Well, you’ve just gotten a heavy dose of what I think is wrong in much of today’s educational landscape. I have had good fortune, a great career as a school-based leader, many amazing opportunities to grow and connect with fabulous people, ideas and initiatives and so when I finished my public education career, I wanted to keep some of those big ideas alive and to be able to offer resources, but to do so without perpetuating the problems that exist. So, ERC has become an ever-growing band—loosely associated, but tightly bound by beliefs. I’d characterize us as experienced people whose thinking about helping schools rests on bringing out the best in people, listening to them, proceeding in a constructivist orientation, using good tools, routines and habits of mind and work that move people forward. I love Deborah Meier’s paradigm of using trust as a tool and a goal.

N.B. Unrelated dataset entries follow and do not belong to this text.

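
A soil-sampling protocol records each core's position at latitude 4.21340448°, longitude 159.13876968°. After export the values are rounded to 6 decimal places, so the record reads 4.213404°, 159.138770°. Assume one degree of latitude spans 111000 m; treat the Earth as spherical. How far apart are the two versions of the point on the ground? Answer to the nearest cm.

Δlat = 4.21340448 − 4.213404 = +0.00000048°; Δlon = 159.13876968 − 159.138770 = -0.00000032°.
N–S: 0.00000048° × 111000 m/° = 0.05328 m.
East–west at this latitude: -0.00000032° × 111000 × cos 4.2134° ≈ -0.00000032 × 110700 = -0.035424 m.
Distance: √(0.05328² + 0.035424²) ≈ 0.0639814 m.
That is 0.0639814 m = 6.3981 cm.

6 cm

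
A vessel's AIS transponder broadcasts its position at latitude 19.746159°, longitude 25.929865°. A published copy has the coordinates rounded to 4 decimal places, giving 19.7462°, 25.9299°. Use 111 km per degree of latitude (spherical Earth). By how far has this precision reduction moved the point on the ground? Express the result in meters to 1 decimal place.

Δlat = 19.746159 − 19.7462 = -0.000041°; Δlon = 25.929865 − 25.9299 = -0.000035°.
North–south shift: -0.000041 × 111000 = -4.551 m.
E–W at 19.7462°: -0.000035° × 111000 × cos 19.7462° = -0.000035 × 111000 × 0.9412 ≈ -3.65656 m.
Distance: √(4.551² + 3.65656²) ≈ 5.83798 m.

5.8 meters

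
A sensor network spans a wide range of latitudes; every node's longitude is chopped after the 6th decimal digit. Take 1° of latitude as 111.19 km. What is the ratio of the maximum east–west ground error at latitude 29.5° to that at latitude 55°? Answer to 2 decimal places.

1.52

Truncating at 6 decimal places can drop up to a full unit in the last place, so the longitude may be off by as much as 1e-06°.
At 29.5°: 1e-06° × 111190 × cos 29.5° = 1e-06 × 111190 × 0.8704 ≈ 0.096775 m.
At 55°: 1e-06° × 111190 × cos 55° = 1e-06 × 111190 × 0.5736 ≈ 0.063776 m.
The ratio reduces to cos 29.5° / cos 55° = 0.8704/0.5736 ≈ 1.5174.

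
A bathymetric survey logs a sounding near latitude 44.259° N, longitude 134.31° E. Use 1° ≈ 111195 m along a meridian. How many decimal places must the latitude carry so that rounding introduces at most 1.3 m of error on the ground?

One degree of latitude covers 111195 m.
With N decimal places the half-ulp bound is 0.5·10⁻ᴺ°, or 0.5·10⁻ᴺ × 111195 m on the ground.
Need 0.5 × 111195 × 10⁻ᴺ ≤ 1.3 → 10⁻ᴺ ≤ 2.338e-05, so N ≥ 4.63.
N = 4 would give 5.56 m (too coarse); N = 5 gives 0.556 m ≤ 1.3 m.

5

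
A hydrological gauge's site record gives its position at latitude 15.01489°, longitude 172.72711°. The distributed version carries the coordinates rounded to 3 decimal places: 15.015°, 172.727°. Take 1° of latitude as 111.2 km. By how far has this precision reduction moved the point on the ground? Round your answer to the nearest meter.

The latitude changed by -0.00011° and the longitude by +0.00011°.
North–south shift: -0.00011 × 111200 = -12.232 m.
East–west at this latitude: 0.00011° × 111200 × cos 15.015° ≈ 0.00011 × 107403 = 11.8144 m.
Combined displacement = (12.232² + 11.8144²)^½ ≈ 17.0059 m.

17 meters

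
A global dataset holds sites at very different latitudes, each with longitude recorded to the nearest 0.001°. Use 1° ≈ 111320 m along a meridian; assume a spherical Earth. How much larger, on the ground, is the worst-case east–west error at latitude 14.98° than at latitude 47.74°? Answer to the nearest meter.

Rounding to 3 decimal places leaves the longitude within ±0.0005° of the true value.
Error at 14.98° = 0.0005° × 111320 × cos 14.98° ≈ 55.66 × 0.9660 = 53.768 m.
Error at 47.74° = 0.0005° × 111320 × cos 47.74° ≈ 55.66 × 0.6725 = 37.431 m.
So the lower-latitude error exceeds the higher by 53.768 − 37.431 = 16.337 m.

16 meters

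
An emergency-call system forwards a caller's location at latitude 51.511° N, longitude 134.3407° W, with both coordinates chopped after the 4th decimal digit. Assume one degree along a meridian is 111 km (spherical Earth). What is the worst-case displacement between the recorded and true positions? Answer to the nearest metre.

Truncating at 4 decimal places can drop up to a full unit in the last place, so each coordinate may be off by as much as 0.0001°.
Latitude error → 0.0001 × 111000 = 11.1 m along the meridian.
E–W at 51.511°: 0.0001° × 111000 × cos 51.511° = 0.0001 × 111000 × 0.6224 ≈ 6.90824 m.
The two errors are perpendicular, so the maximum displacement is √(11.1² + 6.90824²) ≈ 13.0742 m.

13 metres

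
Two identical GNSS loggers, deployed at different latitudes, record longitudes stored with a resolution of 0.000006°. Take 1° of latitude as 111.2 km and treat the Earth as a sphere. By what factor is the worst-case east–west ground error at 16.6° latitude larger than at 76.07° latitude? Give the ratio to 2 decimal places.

With a 0.000006° grid the true value lies within half a step, ±0.000006°/2 = ±3e-06°, of the stored one.
At 16.6°: 3e-06° × 111200 × cos 16.6° = 3e-06 × 111200 × 0.9583 ≈ 0.3197 m.
At 76.07°: 3e-06° × 111200 × cos 76.07° = 3e-06 × 111200 × 0.2407 ≈ 0.08031 m.
The ratio reduces to cos 16.6° / cos 76.07° = 0.9583/0.2407 ≈ 3.9808.

3.98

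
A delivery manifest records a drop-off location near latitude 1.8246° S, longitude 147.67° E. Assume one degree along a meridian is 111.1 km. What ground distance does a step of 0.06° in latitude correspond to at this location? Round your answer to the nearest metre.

6666 metres

0.06° × 111100 m/° = 6666 m.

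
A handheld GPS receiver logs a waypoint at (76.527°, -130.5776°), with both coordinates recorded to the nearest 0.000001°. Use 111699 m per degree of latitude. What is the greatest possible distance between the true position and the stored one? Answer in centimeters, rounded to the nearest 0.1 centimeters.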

And what’s exciting is that we are all deeply committed to new ways of thinking, going beyond tradition, and doing so forensically, as I call it. We are a wide-ranging group, geographically and in terms of our skills, knowledge and experience. We are involved in a lot of very different places and projects, from new school design to “turn-around’s,” from work with teachers to work with boards and business partners, from leadership coaching to scenario development. We can help rebuild systems, use tools and protocols, use research that matters, re-visit practices that are not paying off and help folks get through crises without making the wrong decisions. We know a lot about starting new schools and improving others, about the components of excellent school communities—a resilience platform, instructional leadership, public engagement, student voice, co-teaching, the incredible promise of technology. None of our people work in silos. If we consult on technology, for example, it’s done in service to good lesson design, to activating student passions, to connecting with the world, to addressing issues of performance accountability, to streamlining teacher work flow and curating in ways that make their craft more productive and gratifying. We take that approach in all of our work–it’s really complicated and important stuff, so let’s treat it that way, not be scouring for, or promising, more “silver bullets.” Maybe above all, we can give our clients hope, encouragement, solid thought partnership and new ways forward.